Conceived at New York’s Waldorf Astoria, this drink was named in celebration of the premiere of an operetta loosely based on the story of Scottish folk hero Rob Roy. Inspired by both its yankee origins and its cultural ties, the drink subs Scotch into a classic Manhattan. Drinks that are simple base spirit modifications of classics infrequently impress, but here the tartan treatment really works.
This drink is ideal for diehard Manhattan fans who want a little something extra, or perfect for the moment when a Manhattan sounds almost right, but a bit of smoke and complexity is needed to make it just right.

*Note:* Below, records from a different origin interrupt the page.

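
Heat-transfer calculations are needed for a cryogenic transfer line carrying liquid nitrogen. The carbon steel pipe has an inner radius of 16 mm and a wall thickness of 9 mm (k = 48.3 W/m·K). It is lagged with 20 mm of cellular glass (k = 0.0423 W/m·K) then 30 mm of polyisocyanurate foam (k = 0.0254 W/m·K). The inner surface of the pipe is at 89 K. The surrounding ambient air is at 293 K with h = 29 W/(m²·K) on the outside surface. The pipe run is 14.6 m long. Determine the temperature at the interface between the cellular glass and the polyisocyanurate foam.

Cylindrical conduction, so R = ln(r₂/r₁)/(2πkL) per layer, in series:
R_carbon steel pipe wall = ln(25/16)/(2π×48.3×14.6) = 1.007×10^-4 K/W
R_cellular glass = ln(45/25)/(2π×0.0423×14.6) = 0.1515 K/W
R_polyisocyanurate foam = ln(75/45)/(2π×0.0254×14.6) = 0.2192 K/W
R_outer film = 1/(h_o·2πr_oL) = 1/(29×2π×0.075×14.6) = 0.005012 K/W
R_total = 0.3758 K/W
Q = ΔT/R_total = 204/0.3758
Q = 543 W
T_interface = T_inner + Q·ΣR(inner→interface) = 89 + 543×0.1516

T ≈ 171 K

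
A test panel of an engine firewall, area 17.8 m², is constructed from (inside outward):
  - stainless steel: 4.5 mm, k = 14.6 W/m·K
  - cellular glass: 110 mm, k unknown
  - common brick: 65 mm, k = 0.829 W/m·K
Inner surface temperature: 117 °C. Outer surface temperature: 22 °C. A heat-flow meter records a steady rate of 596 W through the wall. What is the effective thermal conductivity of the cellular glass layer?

k ≈ 0.0399 W/(m·K)

Using the resistance-network approach (series):
R_stainless steel = L/(kA) = 0.0045/(14.6×17.8) = 1.732×10^-5 K/W
R_common brick = L/(kA) = 0.065/(0.829×17.8) = 0.004405 K/W
Sum of known resistances R_other = 0.004422 K/W
Total R = ΔT/Q = 95/596 = 0.1594 K/W
R_cellular glass = R_total − R_other = 0.155 K/W
k = L/(R·A) = 0.11/(0.155×17.8)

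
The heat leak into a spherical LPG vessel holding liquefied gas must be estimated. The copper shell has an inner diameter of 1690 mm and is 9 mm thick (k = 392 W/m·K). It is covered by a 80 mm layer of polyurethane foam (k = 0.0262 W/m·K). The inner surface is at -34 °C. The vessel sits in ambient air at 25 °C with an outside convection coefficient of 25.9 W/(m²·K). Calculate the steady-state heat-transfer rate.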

The smokiness from the Scotch is immediately evident on the nose, in the same way the spice of a good rye comes through in a Manhattan. It’s a touch less sweet than it's predecessor, with an earthy complexity and soothing heat on the finish. Smoky and caramelly flavors combine with fruity vermouth and spiced bitters for a flavor that evokes chocolate and baking spices. It's pure dead brilliant.
It’s a simple recipe—with easy to remember ratios—which makes it an excellent choice for the end of tough days, or the start of Friday nights. Stay away from expensive or particularly peaty Scotches in this drink; a good blended scotch will work great here. We’ve used Monkey Shoulder and Sheep Dip to great effect, and Pigs Nose would yield an even smoother product. Keep it simple with the vermouth and let the Scotch do the talking. Don’t stray too far from the the classic aromatics when selecting bitters. If you’re not feeling the sweetness of a cherry, a lemon peel will do the job. To make a “perfect” Rob Roy, use half sweet vermouth and half dry vermouth. If you are feeling particularly dry in spirit, you can fully sub dry vermouth for sweet to interesting effect. Either way, give it a solid stirring to help mellow the Scotch.